26 Eylül 2008 Cuma

Camdan Bir Kuş Girdi




Günün ruhları dürtükleyen bir saatinde, kendi kuytumda bacaklarımı uzatıp uzaklara yatmışken... Yaprakların hışırtısına, denizin kokusuna, çalıların arasında dolaşan kaplumbağanın çıtırtısına açılmış pencereden bir kuş girdi .

Yaklaşık sekiz yüz çeşit kuşa ev sahipliği yapan a sınıfı milli parka senelik izinlerini geçirmeye gelen sürülerin geçiş güzergahında olduğu için ev, arada bir ihtiyaç molasına konarlar bizim bahçeye... Müşteri memnuniyetinin doğal bir sonucu olarak, her sene seyahati buraya planlayanların eline güvenilir konaklama alanı referansıyla kartvizitimiz verildiğinden, bir de kuş dünyasının doğal butik cennetler el kitabında yeri olduğundan bahçemizin; biz her sezona full gireriz.

Küresel ısınma denen meret yüzünden rezervasyonlarda ufak tefek sapmalar olsa da; bazen bir birlerimize nerede kaldı bu bülbül ailesi falan diye sorular sorup telaşlara bürünsek de; en geç dört beş gün sonra, en gevezesinden şarkılarının neşesini bırakırlar geceye...

Sonra bay kuş ve bayan kuş gelirler... Onlar nedense yıllardır ayrı ağaçlara yerleşirler.
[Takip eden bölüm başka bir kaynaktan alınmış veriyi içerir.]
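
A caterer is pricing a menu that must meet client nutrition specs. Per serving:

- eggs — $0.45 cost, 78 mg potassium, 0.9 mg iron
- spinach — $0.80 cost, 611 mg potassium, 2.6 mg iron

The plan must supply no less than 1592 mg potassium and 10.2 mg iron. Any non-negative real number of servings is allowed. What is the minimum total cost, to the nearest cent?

$3.14

With two linear requirements the optimum uses one or two foods; enumerate the corners.
eggs only: max(1592/78, 10.2/0.9) = 20.41 servings → $9.18.
spinach only: max(1592/611, 10.2/2.6) = 3.923 servings → $3.14.
eggs + spinach with both tight: 6.03 servings and 1.836 servings → $4.18.
Cheapest feasible corner: $3.14.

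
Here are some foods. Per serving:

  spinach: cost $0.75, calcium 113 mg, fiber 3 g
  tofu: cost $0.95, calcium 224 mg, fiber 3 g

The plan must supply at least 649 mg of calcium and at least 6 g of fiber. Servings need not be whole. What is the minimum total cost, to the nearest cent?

$2.75

For a min-cost LP with two ≥-constraints, a basic feasible solution has at most two positive variables.
spinach only: max(649/113, 6/3) = 5.743 servings → $4.31.
tofu only: max(649/224, 6/3) = 2.897 servings → $2.75.
spinach + tofu: intersection lies outside the first quadrant.
Cheapest feasible corner: $2.75.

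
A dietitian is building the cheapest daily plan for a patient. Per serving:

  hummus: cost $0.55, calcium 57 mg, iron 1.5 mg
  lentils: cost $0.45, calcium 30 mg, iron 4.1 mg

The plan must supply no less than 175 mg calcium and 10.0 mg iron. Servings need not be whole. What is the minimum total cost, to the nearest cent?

Check every corner: each single food scaled to meet both minima, and each pair solved so both constraints bind.
hummus only: max(175/57, 10.0/1.5) = 6.667 servings → $3.67.
lentils only: max(175/30, 10.0/4.1) = 5.833 servings → $2.62.
hummus + lentils with both tight: 2.213 servings and 1.63 servings → $1.95.
The minimum over all feasible corners is $1.95.

$1.95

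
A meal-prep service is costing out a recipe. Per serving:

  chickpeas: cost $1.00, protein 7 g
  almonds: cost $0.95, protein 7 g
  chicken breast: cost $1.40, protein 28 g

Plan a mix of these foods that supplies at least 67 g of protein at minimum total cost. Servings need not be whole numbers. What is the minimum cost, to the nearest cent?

Cost per g of protein: chicken breast $0.0500, almonds $0.1357, chickpeas $0.1429.
With no serving limits, use only chicken breast: 67 g / 28 g = 2.393 servings × $1.40 = $3.35.

$3.35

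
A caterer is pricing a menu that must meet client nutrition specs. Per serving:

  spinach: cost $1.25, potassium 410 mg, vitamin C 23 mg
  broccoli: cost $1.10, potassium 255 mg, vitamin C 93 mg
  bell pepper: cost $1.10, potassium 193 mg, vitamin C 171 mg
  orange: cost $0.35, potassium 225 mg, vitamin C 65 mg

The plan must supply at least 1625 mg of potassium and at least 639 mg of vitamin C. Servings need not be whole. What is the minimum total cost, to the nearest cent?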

Bazı geceler; hayvanlar aleminin kırmızı noktalı hallerinin yakın takibindeki alemin acar paparazisi Tırtıl haberi yetiştirir: ''Bay kuş, ağacından uçtu!''

Bazen de; samimiyeti aşırı derecede ilerletmek isteyen afacanlar, tıpkı bugünkü kuş gibi, süzülüverirler camdan içeriye... Onlar meraklı heyecanlarıyla girdikleri andan itibaren eve, kendimden vazgeçen, ötekine fedaya hazır telaşlar girer devreye...
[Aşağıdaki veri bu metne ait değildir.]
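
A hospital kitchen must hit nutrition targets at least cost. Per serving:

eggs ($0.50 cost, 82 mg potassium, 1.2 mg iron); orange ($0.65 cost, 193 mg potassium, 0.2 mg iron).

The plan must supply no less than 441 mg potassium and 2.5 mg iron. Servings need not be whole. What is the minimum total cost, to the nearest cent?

Two binding constraints pin down two serving amounts, so the optimal mix uses at most two foods. The candidates are each food alone (scaled to the tighter of potassium/iron) and each pair with both constraints tight.
eggs only: max(441/82, 2.5/1.2) = 5.378 servings → $2.69.
orange only: max(441/193, 2.5/0.2) = 12.5 servings → $8.12.
eggs + orange with both tight: 1.832 servings and 1.507 servings → $1.90.
The minimum over all feasible corners is $1.90.

$1.90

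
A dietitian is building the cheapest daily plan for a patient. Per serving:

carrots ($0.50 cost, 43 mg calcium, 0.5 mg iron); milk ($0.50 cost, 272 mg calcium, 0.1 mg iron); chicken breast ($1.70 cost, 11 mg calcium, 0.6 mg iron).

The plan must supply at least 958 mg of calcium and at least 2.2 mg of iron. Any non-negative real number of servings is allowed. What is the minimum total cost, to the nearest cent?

$3.37

Check every corner: each single food scaled to meet both minima, and each pair solved so both constraints bind.
carrots only: max(958/43, 2.2/0.5) = 22.28 servings → $11.14.
milk only: max(958/272, 2.2/0.1) = 22 servings → $11.00.
chicken breast only: max(958/11, 2.2/0.6) = 87.09 servings → $148.05.
carrots + milk with both tight: 3.816 servings and 2.919 servings → $3.37.
carrots + chicken breast: the both-tight solution has a negative serving — not a feasible corner.
milk + chicken breast with both tight: 3.397 servings and 3.101 servings → $6.97.
So the least-cost plan costs $3.37.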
Bugün, zamanın kumbarasında biriktirdiklerimin 'sakla samanı gelir zamanı' hallerinden biri girdi devreye... Bu küçük afacan içeri süzülüp, koltuklardan birinin üst başına konuşlanıp varlığımı hiç eden bir rahatlıkla etrafı süzerken... Bu adam yerine konmazlığa gıcık olan egomun kendini gösterme hallerine fren koyup, çocuk sevmeyi beceremez bir mecburiyetçiliğe teslim edilmiş 'adın ne senin bakim' sıkışmışlığındaki kafamı hafifçe kaldırıp, en sevecen bakışlarımı takınarak, bu sevimli afacanın başını okşarken gözlerimle; 'İnsan ya da kuş fark etmiyor' diye düşündüm .
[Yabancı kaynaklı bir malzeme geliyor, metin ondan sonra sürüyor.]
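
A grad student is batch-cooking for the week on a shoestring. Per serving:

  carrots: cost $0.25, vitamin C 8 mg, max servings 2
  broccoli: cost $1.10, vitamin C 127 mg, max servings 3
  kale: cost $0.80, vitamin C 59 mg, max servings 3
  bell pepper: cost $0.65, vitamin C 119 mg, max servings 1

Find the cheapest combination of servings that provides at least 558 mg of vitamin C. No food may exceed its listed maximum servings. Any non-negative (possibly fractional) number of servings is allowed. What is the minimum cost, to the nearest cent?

$4.74

Cost per mg of vitamin C: bell pepper $0.0055, broccoli $0.0087, kale $0.0136, carrots $0.0312.
Take 1 serving of bell pepper: +119.0 mg vitamin C for $0.65 (total $0.65, still need 439.0 mg).
Take 3 servings of broccoli: +381.0 mg vitamin C for $3.30 (total $3.95, still need 58.0 mg).
Take 0.9831 servings of kale: +58.0 mg vitamin C for $0.79 (total $4.74, still need 0.0 mg).
Greedy by cheapest-per-mg is optimal for a single linear constraint, so the minimum cost is $4.74.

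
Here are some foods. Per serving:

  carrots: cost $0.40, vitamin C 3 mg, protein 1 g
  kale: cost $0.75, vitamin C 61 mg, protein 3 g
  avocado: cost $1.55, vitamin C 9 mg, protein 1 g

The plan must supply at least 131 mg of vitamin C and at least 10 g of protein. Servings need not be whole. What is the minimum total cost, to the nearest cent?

$2.50

Minimising a linear cost over {vitamin C ≥ 131, protein ≥ 10, servings ≥ 0} — the optimum is at a vertex, using one or two foods.
carrots only: max(131/3, 10/1) = 43.67 servings → $17.47.
kale only: max(131/61, 10/3) = 3.333 servings → $2.50.
avocado only: max(131/9, 10/1) = 14.56 servings → $22.56.
carrots + kale with both tight: 4.173 servings and 1.942 servings → $3.13.
carrots + avocado: intersection lies outside the first quadrant.
kale + avocado with both tight: 1.206 servings and 6.382 servings → $10.80.
Cheapest feasible corner: $2.50.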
Inarritu'nun Babil'i, 'anlamak için dinlemelisin' cümlesi perdedeyken biter. İletişimin en önemli noktası budur sanki; sürdürülebilir ya da yaşanabilir olması için zamanın... En büyük kayıplar, sanmaların ürünleri değil midir?

Dinleme gereği bile duymadan varılmış yargıların içgüdüsel öfkelerine teslim edilmiş, 'bir yemin ettim ki dönemem' gidişlerinin...

Her seferinde; yanlış yargılara adlar koymuş öfkelerin sonuçlarından elde edilmiş fark edişlere rağmen yine de kalbinin öteki tarafından okşanmasını, onun kuytularının sıcaklarında sarmalanmasını talep eden çakma sanmaların kıyımları değil midir kayıp zamanlar...

Kuşlar camdan bir odaya girdiklerinde orada bulunan her kimse, onun içinde sevecen bir telaşın güllerini açtırırlar. Onu kurtarmak için, bütünüyle ona kilitlenmiş, zamanı değerli kıymaktan öte amacı olmayan telaşlı bir çabayı açık ederler...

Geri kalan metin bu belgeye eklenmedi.